At a slightly less formal level, we get guidance in our Performance Evaluation Measurement Plan (the PEMP). The categories of PEMP evaluation may contain Notable Outcomes, which are specific performance goals associated with ─ to cite a current example ─ our handling of the Hall C Dipole and Hall B Torus magnets within the 12 GeV CEBAF Upgrade Project. In previous Montage articles, we have also often discussed the Office of Science Project Reviews executed by the Office of Project Assessment; we typically get two of these each year for the upgrade project. We also get two or so each year for the Utilities Infrastructure Modernization plan. The individual program offices ─ Nuclear Physics, High Energy Physics, Basic Energy Sciences ─ also oversee their programs.
The Office of Nuclear Physics uses Operations Reviews, Science and Technology visits, and Science and Technology Reviews.
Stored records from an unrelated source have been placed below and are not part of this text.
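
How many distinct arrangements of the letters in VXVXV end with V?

Fix V in the last position and arrange the remaining 4 letters.
Those 4 letters have V appearing twice and X appearing twice, giving (4)!/(2!·2!) = 6.

6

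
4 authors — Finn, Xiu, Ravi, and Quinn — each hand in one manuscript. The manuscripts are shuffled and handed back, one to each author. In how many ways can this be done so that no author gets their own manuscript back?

9

Let Aᵢ be the assignments in which author i gets their own manuscript. We want the size of the complement of A₁∪…∪A_4.
By inclusion–exclusion this is Σ_{j=0}^{4} (−1)^j C(4,j)·(4−j)!.
Computing: 24 − 24 + 12 − 4 + 1 = 9.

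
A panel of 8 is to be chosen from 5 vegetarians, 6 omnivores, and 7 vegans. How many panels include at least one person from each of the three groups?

Total 8-person selections from all 18: C(18,8) = 43758.
Subtract selections that omit an entire group: no vegetarians → C(13,8) = 1287; no omnivores → C(12,8) = 495; no vegans → C(11,8) = 165.
Add back selections omitting two groups (i.e. drawn from a single group): C(5,8) + C(6,8) + C(7,8) = 0.
By inclusion–exclusion: 43758 − 1947 + 0 = 41811.

41811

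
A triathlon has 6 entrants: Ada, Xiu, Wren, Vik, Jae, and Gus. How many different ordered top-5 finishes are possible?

This is an ordered selection of 5 from 6: P(6,5).
That gives 6 × 5 × 4 × 3 × 2 = 720.

720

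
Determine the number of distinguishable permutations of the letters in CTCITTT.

CTCITTT has 7 letters with C appearing twice and T appearing 4 times.
The number of distinct arrangements is 7!/(4!·2!) = 5040/48 = 105.

105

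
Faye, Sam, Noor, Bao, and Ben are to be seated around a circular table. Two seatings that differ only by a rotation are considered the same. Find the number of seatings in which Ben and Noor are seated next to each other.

Treat {Ben, Noor} as one unit (2 internal orders) and seat the resulting 4 units around the table: (3)! circular arrangements.
So 2 × (3)! = 2 × 6 = 12.

12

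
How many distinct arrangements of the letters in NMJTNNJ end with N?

Fix N in the last position and arrange the remaining 6 letters.
Those 6 letters have J appearing twice and N appearing twice, giving (6)!/(2!·2!) = 180.

180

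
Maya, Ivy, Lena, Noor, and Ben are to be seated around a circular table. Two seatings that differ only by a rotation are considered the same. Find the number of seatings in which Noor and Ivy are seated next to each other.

12

Treat {Noor, Ivy} as one unit (2 internal orders) and seat the resulting 4 units around the table: (3)! circular arrangements.
So 2 × (3)! = 2 × 6 = 12.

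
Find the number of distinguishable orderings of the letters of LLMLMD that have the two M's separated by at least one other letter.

40

There are 6!/(3!·2!) = 60 arrangements of LLMLMD in total.
If the two M's are adjacent, glue them into one block, leaving 5 items to arrange: (5)!/(3!) = 20 ways.
Subtracting, 60 − 20 = 40 arrangements keep the M's apart.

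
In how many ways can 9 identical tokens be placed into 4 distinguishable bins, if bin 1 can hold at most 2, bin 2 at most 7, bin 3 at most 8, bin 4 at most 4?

100

Without the upper bounds there are C(12,3) = 220 ways to split 9 among 4 bins.
Subtract solutions that violate a single cap (substitute x_i' = x_i − (cap_i+1)): x_1 ≥ 3 gives C(9,3) = 84; x_2 ≥ 8 gives C(4,3) = 4; x_3 ≥ 9 gives C(3,3) = 1; x_4 ≥ 5 gives C(7,3) = 35. Together 124.
Add back pairs where two caps are both exceeded: 0 + 0 + 4 + 0 + 0 + 0 = 4.
By inclusion–exclusion the count is 220 − 124 + 4 = 100.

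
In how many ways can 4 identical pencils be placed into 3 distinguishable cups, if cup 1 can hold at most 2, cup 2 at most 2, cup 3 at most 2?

By stars and bars, unrestricted non-negative solutions to x_1+…+x_3 = 4 number C(4+2,2) = 15.
Subtract solutions that violate a single cap (substitute x_i' = x_i − (cap_i+1)): x_1 ≥ 3 gives C(3,2) = 3; x_2 ≥ 3 gives C(3,2) = 3; x_3 ≥ 3 gives C(3,2) = 3. Together 9.
No two caps can be exceeded simultaneously, so the pair terms are all 0.
By inclusion–exclusion the count is 15 − 9 + 0 = 6.

6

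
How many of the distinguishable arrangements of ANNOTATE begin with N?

Fix N in the first position and arrange the remaining 7 letters.
Those 7 letters have A appearing twice and T appearing twice, giving (7)!/(2!·2!) = 1260.

1260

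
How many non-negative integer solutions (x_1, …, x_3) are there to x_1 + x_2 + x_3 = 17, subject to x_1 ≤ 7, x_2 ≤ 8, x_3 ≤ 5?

10

By stars and bars, unrestricted non-negative solutions to x_1+…+x_3 = 17 number C(17+2,2) = 171.
Subtract solutions that violate a single cap (substitute x_i' = x_i − (cap_i+1)): x_1 ≥ 8 gives C(11,2) = 55; x_2 ≥ 9 gives C(10,2) = 45; x_3 ≥ 6 gives C(13,2) = 78. Together 178.
Add back pairs where two caps are both exceeded: 1 + 10 + 6 = 17.
By inclusion–exclusion the count is 171 − 178 + 17 = 10.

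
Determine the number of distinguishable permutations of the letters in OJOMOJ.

60

Letter multiplicities in OJOMOJ: J×2, M×1, O×3.
Dividing 6! = 720 by 3!·2! = 12 for the repeated letters gives 60.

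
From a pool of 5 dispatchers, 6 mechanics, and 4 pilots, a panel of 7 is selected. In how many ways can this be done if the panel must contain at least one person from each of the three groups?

Total 7-person selections from all 15: C(15,7) = 6435.
Subtract selections that omit an entire group: no dispatchers → C(10,7) = 120; no mechanics → C(9,7) = 36; no pilots → C(11,7) = 330.
Add back selections omitting two groups (i.e. drawn from a single group): C(5,7) + C(6,7) + C(4,7) = 0.
By inclusion–exclusion: 6435 − 486 + 0 = 5949.

5949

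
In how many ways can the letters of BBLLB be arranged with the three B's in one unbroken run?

Treat the 3 copies of B as a single block. The multiset to arrange is then {BBB, L, L}, 3 items in all.
That gives (3)!/(2!) = 3 arrangements.

3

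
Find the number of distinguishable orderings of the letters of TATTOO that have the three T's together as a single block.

Treat the 3 copies of T as a single block. The multiset to arrange is then {TTT, A, O, O}, 4 items in all.
That gives (4)!/(2!) = 12 arrangements.

12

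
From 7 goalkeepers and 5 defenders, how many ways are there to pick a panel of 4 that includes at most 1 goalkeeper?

Split by how many goalkeepers are chosen (0 through 1).
Sum: C(7,0)·C(5,4) + C(7,1)·C(5,3) = 5 + 70 = 75.

75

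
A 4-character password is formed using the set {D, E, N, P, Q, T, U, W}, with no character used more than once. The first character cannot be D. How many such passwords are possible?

1470

The first character has 8−1 = 7 choices (anything except D).
The remaining 3 characters are filled from the other 7 symbols without repetition: 7 × 6 × 5 = 210.
Total: 7 × 210 = 1470.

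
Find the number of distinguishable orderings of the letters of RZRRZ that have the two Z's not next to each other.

There are 5!/(3!·2!) = 10 arrangements of RZRRZ in total.
If the two Z's are adjacent, glue them into one block, leaving 4 items to arrange: (4)!/(3!) = 4 ways.
Subtracting, 10 − 4 = 6 arrangements keep the Z's apart.

6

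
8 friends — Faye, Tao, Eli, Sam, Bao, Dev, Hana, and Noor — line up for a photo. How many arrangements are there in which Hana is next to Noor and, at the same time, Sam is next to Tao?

Treat {Hana,Noor} as one block (2 orders) and {Sam,Tao} as another (2 orders).
That leaves 6 units to arrange: 2 × 2 × 6! = 4 × 720 = 2880.

2880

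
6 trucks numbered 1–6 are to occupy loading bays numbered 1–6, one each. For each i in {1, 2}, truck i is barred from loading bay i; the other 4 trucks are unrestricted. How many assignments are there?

504

Let Aᵢ (for i ∈ {1, 2}) be the placements that put truck i in its forbidden loading bay. Any j of these fix j positions, leaving (6−j)! ways to fill the rest, and there are C(2,j) ways to pick which j.
By inclusion–exclusion, the number of valid placements is Σ_{j=0}^{2} (−1)^j C(2,j)·(6−j)!.
Computing: 720 − 240 + 24 = 504.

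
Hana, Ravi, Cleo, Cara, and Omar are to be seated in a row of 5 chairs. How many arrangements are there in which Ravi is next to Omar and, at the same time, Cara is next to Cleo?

24

Treat {Ravi,Omar} as one block (2 orders) and {Cara,Cleo} as another (2 orders).
That leaves 3 units to arrange: 2 × 2 × 3! = 4 × 6 = 24.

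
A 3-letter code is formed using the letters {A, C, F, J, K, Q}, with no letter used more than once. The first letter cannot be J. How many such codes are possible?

The first letter has 6−1 = 5 choices (anything except J).
The remaining 2 letters are filled from the other 5 symbols without repetition: 5 × 4 = 20.
Total: 5 × 20 = 100.

100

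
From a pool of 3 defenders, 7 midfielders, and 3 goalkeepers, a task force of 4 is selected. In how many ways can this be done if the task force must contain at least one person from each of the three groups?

315

Unrestricted: C(13,4) = 715 ways to pick any 4 of the 13.
Subtract selections that omit an entire group: no defenders → C(10,4) = 210; no midfielders → C(6,4) = 15; no goalkeepers → C(10,4) = 210.
Add back selections omitting two groups (i.e. drawn from a single group): C(3,4) + C(7,4) + C(3,4) = 35.
By inclusion–exclusion: 715 − 435 + 35 = 315.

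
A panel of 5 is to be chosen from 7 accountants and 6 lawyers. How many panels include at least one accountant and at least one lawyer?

Unrestricted: C(13,5) = 1287 ways to pick any 5 of the 13.
Selections missing a whole group: no accountants → C(6,5) = 6; no lawyers → C(7,5) = 21.
Both groups omitted at once is impossible, so 1287 − 27 = 1260.

1260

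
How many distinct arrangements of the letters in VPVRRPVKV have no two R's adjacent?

2940

Total arrangements of VPVRRPVKV: 9!/(4!·2!·2!) = 3780.
If the two R's are adjacent, glue them into one block, leaving 8 items to arrange: (8)!/(4!·2!) = 840 ways.
Hence 3780 − 840 = 2940.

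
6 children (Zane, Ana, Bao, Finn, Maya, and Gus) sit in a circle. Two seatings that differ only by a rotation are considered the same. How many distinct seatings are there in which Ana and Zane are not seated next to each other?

All circular seatings of 6 people number (5)! = 120.
Seatings with Ana beside Zane: treat them as a block with 2 internal orders, giving 2 × (4)! = 48.
Subtracting, 120 − 48 = 72.

72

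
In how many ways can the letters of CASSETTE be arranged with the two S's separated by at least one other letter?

3780

There are 8!/(2!·2!·2!) = 5040 arrangements of CASSETTE in total.
Arrangements with the S's together: treat SS as one letter, giving (7)!/(2!·2!) = 1260.
Hence 5040 − 1260 = 3780.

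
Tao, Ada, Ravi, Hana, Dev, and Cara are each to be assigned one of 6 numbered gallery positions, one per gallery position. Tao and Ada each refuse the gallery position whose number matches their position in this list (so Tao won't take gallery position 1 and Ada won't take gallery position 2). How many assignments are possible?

504

Let Aᵢ (for i ∈ {1, 2}) be the placements that put person i in their forbidden gallery position. Any j of these fix j positions, leaving (6−j)! ways to fill the rest, and there are C(2,j) ways to pick which j.
By inclusion–exclusion, the number of valid placements is Σ_{j=0}^{2} (−1)^j C(2,j)·(6−j)!.
Computing: 720 − 240 + 24 = 504.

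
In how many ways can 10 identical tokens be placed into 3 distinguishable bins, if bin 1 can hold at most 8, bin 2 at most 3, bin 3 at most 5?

21

Without the upper bounds there are C(12,2) = 66 ways to split 10 among 3 bins.
Subtract solutions that violate a single cap (substitute x_i' = x_i − (cap_i+1)): x_1 ≥ 9 gives C(3,2) = 3; x_2 ≥ 4 gives C(8,2) = 28; x_3 ≥ 6 gives C(6,2) = 15. Together 46.
Add back pairs where two caps are both exceeded: 0 + 0 + 1 = 1.
By inclusion–exclusion the count is 66 − 46 + 1 = 21.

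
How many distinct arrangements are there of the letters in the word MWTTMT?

60

MWTTMT has 6 letters with M appearing twice and T appearing 3 times.
The number of distinct arrangements is 6!/(3!·2!) = 720/12 = 60.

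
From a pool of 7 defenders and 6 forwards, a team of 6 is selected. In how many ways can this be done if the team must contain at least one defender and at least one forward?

1708

Total 6-person selections from all 13: C(13,6) = 1716.
Subtract selections that omit an entire group: no defenders → C(6,6) = 1; no forwards → C(7,6) = 7.
Both groups omitted at once is impossible, so 1716 − 8 = 1708.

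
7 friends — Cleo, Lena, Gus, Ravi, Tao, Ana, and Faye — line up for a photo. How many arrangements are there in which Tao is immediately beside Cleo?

Place the 5 others and the Tao-Cleo pair as 6 objects in a line; the pair has 2 internal arrangements.
That gives 2 × 6! = 2 × 720 = 1440.

1440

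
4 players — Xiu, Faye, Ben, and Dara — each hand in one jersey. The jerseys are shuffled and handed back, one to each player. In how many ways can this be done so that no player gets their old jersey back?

Let Aᵢ be the assignments in which player i gets their old jersey. We want the size of the complement of A₁∪…∪A_4.
By inclusion–exclusion this is Σ_{j=0}^{4} (−1)^j C(4,j)·(4−j)!.
Computing: 24 − 24 + 12 − 4 + 1 = 9.

9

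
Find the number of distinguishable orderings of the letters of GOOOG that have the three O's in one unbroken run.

Treat the 3 copies of O as a single block. The multiset to arrange is then {OOO, G, G}, 3 items in all.
That gives (3)!/(2!) = 3 arrangements.

3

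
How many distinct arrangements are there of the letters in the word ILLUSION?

ILLUSION has 8 letters with I appearing twice and L appearing twice.
So there are 8! / (2!·2!) = 10080 distinguishable arrangements.

10080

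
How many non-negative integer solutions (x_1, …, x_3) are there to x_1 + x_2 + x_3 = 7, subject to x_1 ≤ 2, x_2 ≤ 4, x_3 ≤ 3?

6

Without the upper bounds there are C(9,2) = 36 ways to split 7 among 3 variables.
Subtract solutions that violate a single cap (substitute x_i' = x_i − (cap_i+1)): x_1 ≥ 3 gives C(6,2) = 15; x_2 ≥ 5 gives C(4,2) = 6; x_3 ≥ 4 gives C(5,2) = 10. Together 31.
Add back pairs where two caps are both exceeded: 0 + 1 + 0 = 1.
By inclusion–exclusion the count is 36 − 31 + 1 = 6.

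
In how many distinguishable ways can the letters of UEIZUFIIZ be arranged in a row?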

The latter involve a team of our peers in accelerator, nuclear physics and technology. Once upon a time they occurred annually, currently they have been conducted every two-three years. We had one in 2012 and then again last week, hence this article.
All reviews and audits code their reports, and the code can be different. In our science and project reviews, a system is used in which the review team picks out points that were made by the reviewees or which appear in the briefing material, which are strictly factual. These are called findings and are neutral. When the review team wants to say something with intent to draw attention or to suggest a direction, it has two options. The first is to insert a comment; “It could be very important to consider the possible consequences of actions A or B in response to eventuality C.” Another is to make a Recommendation; “The laboratory should complete the mitigation plan for the problem Y it has encountered in Z before July next year.” At this year’s Science and Technology review, we reported on the disposition of the 2012 recommendation. Often, before we get the final report, the reviewers will write individual letters to the agency and they are often transmitted in redacted form. But these Findings, Comments, and Recommendations are transmitted verbally, then in writing immediately following the review from the whole panel and the DOE observers.
This past week was our chance as a laboratory to “strut our stuff” in the Science and Technology Review. Bob McKeown led the preparation. Several senior managers, division leaders and others coordinated the development of the agenda and of the presentations. Two complete days of dry runs took place and many hours were spent in preparation. It is trivial but important that the review agenda should be adhered to as far as possible. This means that a talk has to be planned and executed, first and foremost within a time slot. Often there is material available to fill the available time several times over, so slashing and burning, triage if you wish, is the order of the day.
Tuesday and part of Wednesday were filled with plenary presentations. We provided a tour of the lab, and then several more hours in three separate breakout sessions where we often try to feature our younger scientists and engineers. Lots of talks, all well done, lots of beautiful information, opinions from the Chair of the Users Group Board of Directors, and from the Chair of the PAC; no stone left unturned. There were also questions from Day 1 to be answered at 8 a.m. on Day 2, and questions from Day 2, to be answered at 8 a.m. on Day 3. The team came together in B207, to facilitate verbal exchanges, and collectively moderate their report. [Of course, I was not in the room so a little of this is conjecture.]
At 1 p.m. on Thursday, July 30, Gulshan Rai, the Medium Energy Physics Program manager, presented the report. Section by section: Findings many, Comments numerous, Recommendations None; Findings many, Comments numerous, Recommendations None. And so it went, Experimental Program, Theory Program, Facility Operations and Future Facility Upgrades, Scientific and Technical Staff, Scientific Community Interactions, Management.
Recommendations None! Of course, we will work with the Comments, they will help us, but this was superb. Well Done.